Romania was included in VIA CARPATIA
Transports ministry representatives across seven European countries, including Romania, signed on Friday, at Lancut,Poland the declaration VIA CARPATIA, which sees the expansion of the shortest road linking Lithuania, Poland, Slovakia, Hungary, Romania, Bulgaria and Greece.
The signing of the Via Carpatica Declaration is one more important step in the development of the transport connections among the EU member states, in the current context of the policy of revision of the Trans-European TEN-T networks, Romania's Transport and Infrastructure Minister Anca Boagiu stressed in her message to the Conference.
'I think that a not at all insignificant aspect is that the Via Carpatica Project's future development requires the joint moves and actions by the involved parties, which are to commonly promote the project in the TEN-T central network, and find new inter-connections between the Via Carpatica and priority transport projects by European and Asian countries,' Minister Boagiu's address said.

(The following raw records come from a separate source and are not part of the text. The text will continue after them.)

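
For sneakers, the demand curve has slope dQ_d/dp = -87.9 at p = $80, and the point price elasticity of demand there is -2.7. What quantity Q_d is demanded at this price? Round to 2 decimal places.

2604.44

Ed = (dQ_d/dp)·(p/Q_d) ⇒ Q_d = (dQ_d/dp)·p/Ed = (-87.9)·80/(-2.7) = 2604.4444…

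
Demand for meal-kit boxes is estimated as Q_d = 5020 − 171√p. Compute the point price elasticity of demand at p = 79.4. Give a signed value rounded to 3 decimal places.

-0.218

dQ_d/dp = −171/(2√p) = -9.59524. At p = 79.4, Q_d = 3496.28.
Ed = (dQ_d/dp)·(p/Q_d) = (-9.59524) × (79.4/3496.28) = -0.21790…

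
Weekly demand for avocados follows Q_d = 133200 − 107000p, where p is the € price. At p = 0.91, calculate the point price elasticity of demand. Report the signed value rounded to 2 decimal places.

-2.72

dQ_d/dp = −107000. At p = 0.91, Q_d = 133200 − 107000(0.91) = 35830.
Ed = (dQ_d/dp)·(p/Q_d) = −107000 × (0.91/35830) = -2.7175…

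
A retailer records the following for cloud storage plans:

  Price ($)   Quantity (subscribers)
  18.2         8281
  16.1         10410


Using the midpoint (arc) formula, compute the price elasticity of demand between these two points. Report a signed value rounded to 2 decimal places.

%ΔQ = (10410 − 8281) / [(8281 + 10410)/2] = 2129/9345.5 = 0.227810…
%ΔP = (16.1 − 18.2) / [(18.2 + 16.1)/2] = -2.1/17.15 = -0.122448…
Arc Ed = %ΔQ / %ΔP = (2129/9345.5) / (-2.1/17.15) = -1.8604…

-1.86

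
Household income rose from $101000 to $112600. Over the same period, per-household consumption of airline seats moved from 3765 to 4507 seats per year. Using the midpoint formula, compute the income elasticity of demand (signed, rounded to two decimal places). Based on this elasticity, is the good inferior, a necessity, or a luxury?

1.65; luxury

%ΔQ = (4507 − 3765)/[( 3765 + 4507)/2] = 742/4136 = 0.179400…
%ΔIncome = (112600 − 101000)/[( 101000 + 112600)/2] = 11600/106800 = 0.108614…
E_income = (742/4136) / (11600/106800) = 1.6517…
E_income > 1 ⇒ normal good, luxury.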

Through signing the Declaration, Lithuania, Poland, Slovakia, Hungary, Romania, Bulgaria and Greece agreed on Romania's proposals on the two directions of the route on Romania's territory, the first towards Constanta Black Sea port, where a direct speed road is to link the Baltic Sea and the Black Sea, and the second toward the border between Romania and Bulgaria, the future road and railway bridge crossing the Danube from Calafat (Romania) to Vidin (Bulgaria), and the Via Carpatica project may continue towards the southern border of the European Union.
State Secretary Eusebiu Pistru represented the Ministry of Transport and Infrastructure in the Conference in Lancut.